Central Park
The Daily Plant : Thursday, October 26, 2000
CITY COLLEGE HONORS ALUMNUS HENRY J. STERN FOR HIS OUTSTANDING CONTRIBUTION TO NEW YORK CITY

Photo by Malcolm (Cinema) Pinckney
CITY COLLEGE HONORS ALUMNUS HENRY J. STERN FOR HIS OUTSTANDING CONTRIBUTION TO NEW YORK CITY
It is the charge of city parks to be free and open to all New Yorkers, and it is their unique ability to shrink the city, to create a sense of belonging and familiarity. That is also the responsibility of City College, to unite diverse individuals and energize them with knowledge. Recognizing this link in missions, City College awarded Commissioner Henry J. (StarQuest) Stern the Finley Award yesterday for the outstanding contribution he has made to New York City. The evening afforded the Commissioner a chance to reflect on past accomplishments and his relationship to the city of New York-his birthplace and his workplace.
StarQuest has served as Parks Commissioner under Edward I. Koch and Rudy W. Giuliani, endeavoring with them to keep Parks healthy and growing now and into the future.
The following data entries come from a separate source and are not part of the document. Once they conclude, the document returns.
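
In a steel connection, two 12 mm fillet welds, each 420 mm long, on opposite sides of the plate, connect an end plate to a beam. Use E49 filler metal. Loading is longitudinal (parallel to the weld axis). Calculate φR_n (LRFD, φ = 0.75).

φR_n ≈ 1570 kN

E49XX → F_EXX = 490 MPa.
Effective throat t_e = 0.707 × 12 = 8.484 mm.
Total length L = 840 mm; A_we = 8.484 × 840 = 7127 mm².
F_nw = 0.6 F_EXX = 0.6 × 490 = 294 MPa.
φR_n = 0.75 × 294 × 7127 × 10⁻³ = 1571 kN.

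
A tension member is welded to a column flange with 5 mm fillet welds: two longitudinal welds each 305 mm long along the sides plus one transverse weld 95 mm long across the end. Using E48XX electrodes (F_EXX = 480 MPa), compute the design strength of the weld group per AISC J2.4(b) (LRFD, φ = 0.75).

φR_n ≈ 538 kN

t_e = 0.707 × 5 = 3.535 mm.
R_nwl = 0.6 × 480 × 3.535 × 610 × 10⁻³ = 621 kN (longitudinal, 2 welds).
R_nwt = 0.6 × 480 × 3.535 × 95 × 10⁻³ = 96.72 kN (transverse, base value).
(i) R_nwl + R_nwt = 717.7 kN; (ii) 0.85 R_nwl + 1.5 R_nwt = 673 kN.
R_n = max = 717.7 kN [governs: (i)]; φR_n = 538.3 kN.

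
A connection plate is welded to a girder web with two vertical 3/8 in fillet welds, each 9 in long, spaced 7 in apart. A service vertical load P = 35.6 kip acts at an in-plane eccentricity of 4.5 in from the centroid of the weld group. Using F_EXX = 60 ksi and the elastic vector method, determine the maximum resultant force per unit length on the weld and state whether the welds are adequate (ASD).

f_max ≈ 4.19 kip/in; adequate

Total weld length L_w = 18 in. Treat welds as unit-width lines.
Polar moment about centroid: J = 2[d³/12 + d(b/2)²] = 2[9³/12 + 9×3.5²] = 342 in³.
Direct shear f_v = P/L_w = 35.6 / 18 = 1.978 kip/in (vertical).
Torsion M = P·e = 35.6 × 4.5 = 160.2 kip·in.
Critical point at (x, y) = (3.5, 4.5) from centroid. f_tx = M·y/J = 2.108 kip/in; f_ty = M·x/J = 1.639 kip/in.
Resultant f_max = √[f_tx² + (f_v + f_ty)²] = √[2.108² + (1.978 + 1.639)²] = 4.187 kip/in.
Capacity per unit length: r_n/Ω = (1/2.0) × 0.6 × 60 × (0.707 × 0.375) = 4.772 kip/in.
4.187 ≤ 4.772 → adequate.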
In his 14 years as Commissioner, Parks has acquired 2,698.84 acres of parkland. In order to maximize the attention each of those acres receives, Parks has incorporated private entities to care for and improve them, the largest and most prominent of the park conservancies is the Central Park Conservancy. One of the parks that has received reviving attention is City College's neighbor, St. Nicholas Park. Since 1995, Parks and City College have partnered in organizing weeklong clean-up Green Up events in the park, and also staged a Historic Harlem concert series there.
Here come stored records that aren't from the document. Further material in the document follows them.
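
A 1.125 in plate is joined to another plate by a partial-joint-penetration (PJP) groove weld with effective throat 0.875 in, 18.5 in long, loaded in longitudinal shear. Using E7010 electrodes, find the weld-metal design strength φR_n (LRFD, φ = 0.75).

φR_n ≈ 510 kips

E70XX → F_EXX = 70 ksi.
Effective throat (given) t_e = 0.875 in.
A_we = 0.875 × 18.5 = 16.19 in².
F_nw = 0.6 F_EXX = 42 ksi.
φR_n = 0.75 × 42 × 16.19 = 509.9 kips.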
To see the city through the lens of public institutions like Parks and City College, is to see a city that welcomes all people and unites them with a sense of geographic belonging, of intellectual or social community. The Commissioner affirmed the importance of Parks and public institutions of learn as he gratefully accepted his award.
THIRTEEN YEARS AGO IN THE PLANT
(Thursday, October 29, 1987)
WISTERIA PERGOLA IN CENTRAL PARK DEDICATED
Imagine this scene: As you sit beneath the shade provided by vines with such wistful names as wisteria and honeysuckle, you watch the world go by. Families promenade on a formal mall and musicians serenade passersby. That was Olmsted and Vaux's 1863 vision when they designed Central Park's Wisteria Pergola, located mid-park at 72nd Street: and the Parks designers who have just completed a $185,000 rehabilitation of the formerly dilapidated and sagging Pergola have remained true to that vision.
QUOTATION FOR THE DAY
Whoever wants to know the heart and mind of American had better learn baseball, the rules and realities of the game.